Monday, September 29, 2014

Solution: Unknown symbol “__aeabi_ldivmod”

You might notice that while compiling for your 32bit platforms your kernel module compiles. However, when you are inserting it we see a failure (either at boot or while explicitly doing an insmod or modprobe).

The reason this "Unknown symbol in module" is seen is because you are in some instruction trying to do a 64bit division in the Linux kernel for an ARM platform (32bit).

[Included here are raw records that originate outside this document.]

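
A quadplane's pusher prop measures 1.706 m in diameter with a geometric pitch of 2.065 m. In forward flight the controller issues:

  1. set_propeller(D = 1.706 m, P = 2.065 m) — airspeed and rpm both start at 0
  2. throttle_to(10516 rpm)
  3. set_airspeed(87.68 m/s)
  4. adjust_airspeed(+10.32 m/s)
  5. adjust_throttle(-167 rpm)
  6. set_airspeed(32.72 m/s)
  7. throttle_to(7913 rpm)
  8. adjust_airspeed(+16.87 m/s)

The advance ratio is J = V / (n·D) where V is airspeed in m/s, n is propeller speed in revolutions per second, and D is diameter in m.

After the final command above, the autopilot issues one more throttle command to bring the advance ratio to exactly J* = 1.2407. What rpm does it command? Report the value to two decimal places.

rpm = 1405.72

set_propeller: D = 1.706 m, P = 2.065 m (p = P/D = 1.210434); state ← (V=0, rpm=0)
throttle_to(10516): rpm ← 10516
set_airspeed(87.68): V ← 87.68 m/s
adjust_airspeed(+10.32): V ← 87.68 +10.32 = 98 m/s
adjust_throttle(-167): rpm ← 10516 -167 = 10349
set_airspeed(32.72): V ← 32.72 m/s
throttle_to(7913): rpm ← 7913
adjust_airspeed(+16.87): V ← 32.72 +16.87 = 49.59 m/s
final state: V = 49.59 m/s, rpm = 7913 → n = rpm/60 = 131.883333 rev/s
target J* = 1.2407; solve J* = V/(n·D) for n: n = V/(J*·D) = 49.59/(1.2407 × 1.706) = 23.428706 rev/s
rpm = 60·n = 1405.722349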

Why is the symbol missing though if everything compiles. The compiler wants to do the 64bit div with slow library functions which Linux does not implement. So when the code is run, the symbol (__aeabi_ldivmod) is not found.

The solution to this problem is to use do_div() while including <asm/div64.h>.

do_div has its own side effects and if you search enough you will find that there are multiple cases where "do_div is considered harmful". But for now, if you are not doing this division frequently, it might be a good idea to just use do_div() and get your work done.

From div64.h:

// the semantics of do_div() macros are:
uint32_t do_div(uint64_t *n, uint32_t base) {
  uint32_t remainder = *n % base;
  *n = *n / base;
  return remainder;
}

Simple example:

void  _do_64bit_div(int64_t *operand_ptr, int64_t base)
{
#ifndef  FULL64BITSUPPORT
    // do_div for older platforms.
    uint64_t operand, remainder;
    operand = *operand_ptr;
    remainder = do_div(operand, base);
    *operand_ptr = operand;
#else
    // Direct div for newer platforms.
    unit64_t result;
    *operand_ptr = *operand_ptr / base;
#endif
}

Just call this function with the parameters (&operand / operator) and get the result in operand.